Introduction
Good feedback is hard to come by. Imagine you are a student submitting your first program, and this is what the system spits out
Error
- Traceback (most recent call last):
- File “instructor.py”, line 12323, in _special_custom_helper:
self.assertEqual(result, 5)
AssertionError: 7 != 5
This might be disorienting, without any other context, right?
We believe that autograding feedback should be more than just unit tests. Program analysis can give us deeper insight into students’ issues, and allow us to write more accurate feedback. Research has shown that many existing error messages are unhelpful - can’t we provide more context, details, and pedagogically-friendly language? Our goal is to make it easier for instructors to write sophisticated feedback and make measurable progress towards helping learners.
The Pedal library is a pure Python library that let’s instructors create grading scripts that analyze a students’ submission to provide custom feedback. Using declarative Python statements, the instructors specify conditions that should trigger feedback responses. The system chooses the most appropriate feedback (in addition to tracking alternatives). Since Pedal itself is written in Python, it is compatible with a wide range of autograding platforms - as long as they allow you to execute arbitrary Python code.
An Example
Let’s look at an example.
def add_prices(books):
for book in books:
total = book + books
return total
The student tried to write a function to sum up a list of numbers, but their code has a number of errors - they failed to initialize a variable, they added the list to the iteration variable, they returned inside of a loop… There’s a lot wrong here! Pedal could detect many of these scenarios and provide different kinds of feedback.
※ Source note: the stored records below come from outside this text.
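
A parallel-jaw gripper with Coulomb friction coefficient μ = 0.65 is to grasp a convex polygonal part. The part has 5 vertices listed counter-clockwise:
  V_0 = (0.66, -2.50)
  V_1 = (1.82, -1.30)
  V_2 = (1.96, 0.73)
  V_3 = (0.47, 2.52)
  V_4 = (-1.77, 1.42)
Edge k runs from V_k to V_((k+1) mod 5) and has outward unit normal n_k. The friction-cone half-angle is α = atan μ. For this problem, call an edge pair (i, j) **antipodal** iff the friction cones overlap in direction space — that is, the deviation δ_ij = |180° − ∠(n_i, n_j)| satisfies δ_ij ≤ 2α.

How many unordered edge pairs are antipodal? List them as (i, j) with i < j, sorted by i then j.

α = atan 0.65 = 33.02°;  2α = 66.05°
n_0 = (+0.7190, -0.6950)
n_1 = (+0.9976, -0.0688)
n_2 = (+0.7686, +0.6398)
n_3 = (-0.4408, +0.8976)
n_4 = (-0.8499, -0.5269)
  (0,1): δ = 139.92°  ·
  (0,2): δ = 96.20°  ·
  (0,3): δ = 19.82°  ✓
  (0,4): δ = 75.82°  ·
  (1,2): δ = 136.28°  ·
  (1,3): δ = 59.90°  ✓
  (1,4): δ = 35.74°  ✓
  (2,3): δ = 103.62°  ·
  (2,4): δ = 7.98°  ✓
  (3,4): δ = 84.36°  ·
antipodal pairs: 4

count = 4; pairs: (0,3), (1,3), (1,4), (2,4)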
Below you can see a minimalistic Instructor Control Script that, when loaded in one of our custom Environments, will automatically provide feedback on not only syntax and runtime errors, but also do typechecking, liveness checking, and several custom instructor checks.
from pedal import *
# Partial credit for good progress
if find_asts("For"):
compliment("Good, you have a `for` loop!", score="+10%")
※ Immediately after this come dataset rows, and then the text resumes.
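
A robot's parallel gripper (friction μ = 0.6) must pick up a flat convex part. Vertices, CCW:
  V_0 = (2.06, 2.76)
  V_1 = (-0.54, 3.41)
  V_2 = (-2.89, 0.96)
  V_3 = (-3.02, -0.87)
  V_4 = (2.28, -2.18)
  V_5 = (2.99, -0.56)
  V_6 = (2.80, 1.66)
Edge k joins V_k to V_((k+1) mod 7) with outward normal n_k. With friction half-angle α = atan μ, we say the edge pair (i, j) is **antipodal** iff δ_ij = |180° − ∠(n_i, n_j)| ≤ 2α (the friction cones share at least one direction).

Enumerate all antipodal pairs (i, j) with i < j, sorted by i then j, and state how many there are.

count = 8; pairs: (0,3), (1,3), (1,4), (1,5), (2,4), (2,5), (2,6), (3,6)

α = atan 0.6 = 30.96°;  2α = 61.93°
n_0 = (+0.2425, +0.9701)
n_1 = (-0.7217, +0.6922)
n_2 = (-0.9975, +0.0709)
n_3 = (-0.2399, -0.9708)
n_4 = (+0.9159, -0.4014)
n_5 = (+0.9964, +0.0853)
n_6 = (+0.8297, +0.5582)
  (0,1): δ = 119.77°  ·
  (0,2): δ = 80.03°  ·
  (0,3): δ = 0.15°  ✓
  (0,4): δ = 80.37°  ·
  (0,5): δ = 108.93°  ·
  (0,6): δ = 137.97°  ·
  (1,2): δ = 140.26°  ·
  (1,3): δ = 60.08°  ✓
  (1,4): δ = 20.14°  ✓
  (1,5): δ = 48.70°  ✓
  (1,6): δ = 77.74°  ·
  (2,3): δ = 99.82°  ·
  (2,4): δ = 19.60°  ✓
  (2,5): δ = 8.96°  ✓
  (2,6): δ = 37.99°  ✓
  (3,4): δ = 99.78°  ·
  (3,5): δ = 71.22°  ·
  (3,6): δ = 42.19°  ✓
  (4,5): δ = 151.44°  ·
  (4,6): δ = 122.40°  ·
  (5,6): δ = 150.96°  ·
antipodal pairs: 8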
# Give feedback by finding a common problem-specific mistake
matches = find_matches("for _expr_ in _list_:\n"
" ___ = ____ + _list_")
if matches:
explain("You shouldn't use the list inside the for loop.",
label="list_inside_loop", title="List Inside Loop")
# Check they defined the function with the right type
ensure_function(student, 'add_prices', arity=1, returns=int)
# Unit test their function
assert_equal(call('add_prices', [1,2,3]), 6)
An instructor could also grasp more control of the grading process by running without a Pedal Environment. This may look a little more complex, but you can see clearly all the phases of checking that a BlockPy program can do:
from pedal import *
# Check for syntax errors
verify()
# Generic, friendly feedback on undeclared variables, among others
tifa_analysis()
# Partial credit for good progress
if find_asts("For"):
compliment("Good, you have a `for` loop!", score="+10%")
# Give feedback by finding a common problem-specific mistake
matches = find_matches("for _expr_ in _list_:\n"
" ___ = ____ + _list_")
if matches:
explain("You shouldn't use the list inside the for loop.",
label="list_inside_loop", title="List Inside Loop")
# Run students' code in a sandbox
student = run()
# Check they defined the function with the right type
ensure_function(student, 'add_prices', arity=1, returns=int)
# Unit test their function
assert_equal(call('add_prices', [1,2,3]), 6)
# Have the resolver choose some feedback
resolve()
Architecture
The diagram below captures the major components of Pedal with a little detail.
Teachers begin by creating an Instructor Control Script, like the one above, using Pedal’s selection of tools. This script should be associated with a problem on your autograding platform, and students can submit a solution for that question. The tools can analyze the student’s submission for conditions that warrant specific responses. The responses and their conditions are then encapsulated into raw Feedback, which is stored in a centralized Report. At the conclusion of the script, a Resolver is used to choose the most appropriate final feedback (or feedbacks), which are then sent back to the student via the autograder.